In questo mondo precario
Un mondo globalizzato, multirazziale, aperto, straniante. Una torre di Babale, crogiuolo di diversi colori di pelle, lingue, provenienze. In questo mondo libero... (It's a Free World...) Ken Loach traccia con poche ed essenziali linee uno straordinario ritratto della drammatica situazione del lavoro nero e dell'immigrazione nel Regno Unito.
Una storia attuale che porta il regista vincitore del Festival di Cannes 2006, con Il vento che accarezza l'erba, ad affrontare la durezza della contemporaneità.
La scelta di un personaggio principale imperfetto e contraddittorio, Angie (Kierston Wareing), una ragazza madre che passa da un lavoro all'altro in cerca di un'irraggiungibile stabilità, evita al film di cadere nella retorica o di sprofondare in uno scontato buonismo. Il coinvolgimento è più forte e spontaneo con un essere problematico e pieno di difetti, rimorsi, debolezze, ma anche forte, sicuro di sé, eccezionalmente energico e coraggioso.

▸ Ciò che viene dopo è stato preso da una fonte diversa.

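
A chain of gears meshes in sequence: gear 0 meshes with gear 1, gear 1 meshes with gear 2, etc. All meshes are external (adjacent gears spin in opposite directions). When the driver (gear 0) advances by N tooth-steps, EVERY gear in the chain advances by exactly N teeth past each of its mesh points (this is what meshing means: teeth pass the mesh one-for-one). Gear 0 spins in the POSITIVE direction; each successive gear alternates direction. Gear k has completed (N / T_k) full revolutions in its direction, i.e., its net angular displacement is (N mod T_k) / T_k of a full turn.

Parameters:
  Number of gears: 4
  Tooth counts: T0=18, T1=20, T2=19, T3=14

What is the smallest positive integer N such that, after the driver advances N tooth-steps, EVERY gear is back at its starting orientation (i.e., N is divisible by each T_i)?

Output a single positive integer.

Answer: 23940

Derivation:
Gear k returns to start when N is a multiple of T_k.
All gears at start simultaneously when N is a common multiple of [18, 20, 19, 14]; the smallest such N is lcm(18, 20, 19, 14).
Start: lcm = T0 = 18
Fold in T1=20: gcd(18, 20) = 2; lcm(18, 20) = 18 * 20 / 2 = 360 / 2 = 180
Fold in T2=19: gcd(180, 19) = 1; lcm(180, 19) = 180 * 19 / 1 = 3420 / 1 = 3420
Fold in T3=14: gcd(3420, 14) = 2; lcm(3420, 14) = 3420 * 14 / 2 = 47880 / 2 = 23940
Full cycle length = 23940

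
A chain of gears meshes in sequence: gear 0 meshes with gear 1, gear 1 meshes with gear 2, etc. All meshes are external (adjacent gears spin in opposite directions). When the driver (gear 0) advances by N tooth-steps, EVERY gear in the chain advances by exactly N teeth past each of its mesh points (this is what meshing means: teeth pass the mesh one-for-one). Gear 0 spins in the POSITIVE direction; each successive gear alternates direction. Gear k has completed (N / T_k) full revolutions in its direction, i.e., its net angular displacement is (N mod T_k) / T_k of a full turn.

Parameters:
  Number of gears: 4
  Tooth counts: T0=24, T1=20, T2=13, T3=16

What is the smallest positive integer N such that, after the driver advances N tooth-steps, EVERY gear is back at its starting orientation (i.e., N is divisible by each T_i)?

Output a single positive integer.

Gear k returns to start when N is a multiple of T_k.
All gears at start simultaneously when N is a common multiple of [24, 20, 13, 16]; the smallest such N is lcm(24, 20, 13, 16).
Start: lcm = T0 = 24
Fold in T1=20: gcd(24, 20) = 4; lcm(24, 20) = 24 * 20 / 4 = 480 / 4 = 120
Fold in T2=13: gcd(120, 13) = 1; lcm(120, 13) = 120 * 13 / 1 = 1560 / 1 = 1560
Fold in T3=16: gcd(1560, 16) = 8; lcm(1560, 16) = 1560 * 16 / 8 = 24960 / 8 = 3120
Full cycle length = 3120

Answer: 3120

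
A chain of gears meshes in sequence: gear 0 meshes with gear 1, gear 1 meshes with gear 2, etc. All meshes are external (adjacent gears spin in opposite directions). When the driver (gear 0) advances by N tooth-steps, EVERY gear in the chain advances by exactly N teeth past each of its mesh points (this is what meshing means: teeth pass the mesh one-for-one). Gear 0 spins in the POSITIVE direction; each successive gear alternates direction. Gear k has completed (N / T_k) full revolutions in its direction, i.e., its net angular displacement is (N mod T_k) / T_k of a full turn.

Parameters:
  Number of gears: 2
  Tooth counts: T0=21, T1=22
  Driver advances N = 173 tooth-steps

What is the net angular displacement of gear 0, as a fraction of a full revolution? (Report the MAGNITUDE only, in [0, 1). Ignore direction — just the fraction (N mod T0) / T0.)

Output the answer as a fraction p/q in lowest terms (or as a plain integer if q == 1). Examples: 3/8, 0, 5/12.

Chain of 2 gears, tooth counts: [21, 22]
  gear 0: T0=21, direction=positive, advance = 173 mod 21 = 5 teeth = 5/21 turn
  gear 1: T1=22, direction=negative, advance = 173 mod 22 = 19 teeth = 19/22 turn
Gear 0: 173 mod 21 = 5
Fraction = 5 / 21 = 5/21 (gcd(5,21)=1) = 5/21

Answer: 5/21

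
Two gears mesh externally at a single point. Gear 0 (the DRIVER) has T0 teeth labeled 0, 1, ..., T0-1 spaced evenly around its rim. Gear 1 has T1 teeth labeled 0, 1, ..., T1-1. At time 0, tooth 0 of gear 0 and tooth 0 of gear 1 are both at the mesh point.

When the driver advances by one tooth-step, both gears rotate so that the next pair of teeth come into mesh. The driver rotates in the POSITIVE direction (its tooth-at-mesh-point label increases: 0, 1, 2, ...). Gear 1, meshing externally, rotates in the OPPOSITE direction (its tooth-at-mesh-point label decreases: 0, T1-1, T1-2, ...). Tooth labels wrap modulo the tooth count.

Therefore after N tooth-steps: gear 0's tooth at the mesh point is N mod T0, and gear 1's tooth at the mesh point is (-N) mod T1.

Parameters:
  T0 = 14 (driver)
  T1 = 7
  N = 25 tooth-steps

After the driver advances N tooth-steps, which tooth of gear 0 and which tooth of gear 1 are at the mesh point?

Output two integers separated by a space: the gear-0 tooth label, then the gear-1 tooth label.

Answer: 11 3

Derivation:
Gear 0 (driver, T0=14): tooth at mesh = N mod T0
  25 = 1 * 14 + 11, so 25 mod 14 = 11
  gear 0 tooth = 11
Gear 1 (driven, T1=7): tooth at mesh = (-N) mod T1
  25 = 3 * 7 + 4, so 25 mod 7 = 4
  (-25) mod 7 = (-4) mod 7 = 7 - 4 = 3
Mesh after 25 steps: gear-0 tooth 11 meets gear-1 tooth 3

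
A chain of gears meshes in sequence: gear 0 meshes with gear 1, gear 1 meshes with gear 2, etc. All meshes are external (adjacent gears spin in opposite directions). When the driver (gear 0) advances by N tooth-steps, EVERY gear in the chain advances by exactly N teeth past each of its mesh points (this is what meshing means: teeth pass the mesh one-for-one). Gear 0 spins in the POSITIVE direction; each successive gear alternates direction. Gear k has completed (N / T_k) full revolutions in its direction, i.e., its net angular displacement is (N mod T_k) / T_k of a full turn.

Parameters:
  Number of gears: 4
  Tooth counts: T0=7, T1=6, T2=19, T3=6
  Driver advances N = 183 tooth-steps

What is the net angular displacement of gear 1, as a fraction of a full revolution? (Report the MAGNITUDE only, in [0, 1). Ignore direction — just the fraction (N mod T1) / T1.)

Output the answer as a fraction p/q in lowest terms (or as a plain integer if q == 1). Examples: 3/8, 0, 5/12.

Chain of 4 gears, tooth counts: [7, 6, 19, 6]
  gear 0: T0=7, direction=positive, advance = 183 mod 7 = 1 teeth = 1/7 turn
  gear 1: T1=6, direction=negative, advance = 183 mod 6 = 3 teeth = 3/6 turn
  gear 2: T2=19, direction=positive, advance = 183 mod 19 = 12 teeth = 12/19 turn
  gear 3: T3=6, direction=negative, advance = 183 mod 6 = 3 teeth = 3/6 turn
Gear 1: 183 mod 6 = 3
Fraction = 3 / 6 = 1/2 (gcd(3,6)=3) = 1/2

Answer: 1/2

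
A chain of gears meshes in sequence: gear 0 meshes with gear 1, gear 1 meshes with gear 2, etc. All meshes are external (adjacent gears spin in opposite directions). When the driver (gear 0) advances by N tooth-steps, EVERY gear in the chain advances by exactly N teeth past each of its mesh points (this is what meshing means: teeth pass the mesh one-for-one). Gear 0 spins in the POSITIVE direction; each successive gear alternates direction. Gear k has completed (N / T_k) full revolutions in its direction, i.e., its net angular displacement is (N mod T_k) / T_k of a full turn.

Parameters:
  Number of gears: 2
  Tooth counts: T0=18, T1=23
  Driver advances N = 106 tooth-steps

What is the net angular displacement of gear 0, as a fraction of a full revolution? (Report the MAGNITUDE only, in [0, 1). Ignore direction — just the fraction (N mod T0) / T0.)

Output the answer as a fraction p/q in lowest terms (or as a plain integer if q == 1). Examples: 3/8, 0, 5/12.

Answer: 8/9

Derivation:
Chain of 2 gears, tooth counts: [18, 23]
  gear 0: T0=18, direction=positive, advance = 106 mod 18 = 16 teeth = 16/18 turn
  gear 1: T1=23, direction=negative, advance = 106 mod 23 = 14 teeth = 14/23 turn
Gear 0: 106 mod 18 = 16
Fraction = 16 / 18 = 8/9 (gcd(16,18)=2) = 8/9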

Angie ha passato i trenta, ha un figlio di dieci anni che vive con i nonni premurosi e preoccupati per il futuro incerto di questa madre ragazzina che non riesce a tenersi un posto fisso e passa da un impiego all'altro, alla ricerca di un rispetto agognato.
All'ennesimo lavoro andato male, decide di mettersi in proprio ed aprire un'agenzia interinale con al suo fianco la sua inseparabile amica Rose (Juliet Ellis), il suo lato razionale, una coscienza accessoria che tenta di placare il suo istinto impulsivo.
Fuori dalle regole, senza permessi né documenti, la protagonista organizza turni e doppi turni per operai stranieri sottopagati, rischiando il tutto per tutto, sempre con l'acqua alla gola.
Angie dimostra una forza e uno spirito di ambizione strabilianti nel riuscire a tenere testa a uomini resi aggressivi dalla fame e dalla miseria, ma resta comunque vulnerabile di fronte al prevalere schiacciante della disonestà e del soggiogante potere. L'egoismo è ciò che la tiene viva, ma anche quello che la fa cacciare nei guai. L'altruismo è ciò che le accende il cuore e quello che la riporta sempre a pensare prima di tutto a se stessa.
Una donna passionale e istintiva, che sogna strenuamente un futuro migliore per sé e suo figlio, rappresenta con la sua emotività scostante uno stato sociale di precariato dilagante.
Sfruttamento e illegalità sono indiscriminati, non c'è razzismo nel film né per quanto riguarda l'inganno e la disonestà dei padroni, né a livello relazionale. Polacchi, iracheni, ucraini, cileni, Loach non lascia cadere il film nella solita retorica degli scontri tra differenti etnie, salta a piè pari i pregiudizi razziali per concentrarsi sulle ingiustizie del lavoro e la sofferenza di vite appese ad un filo.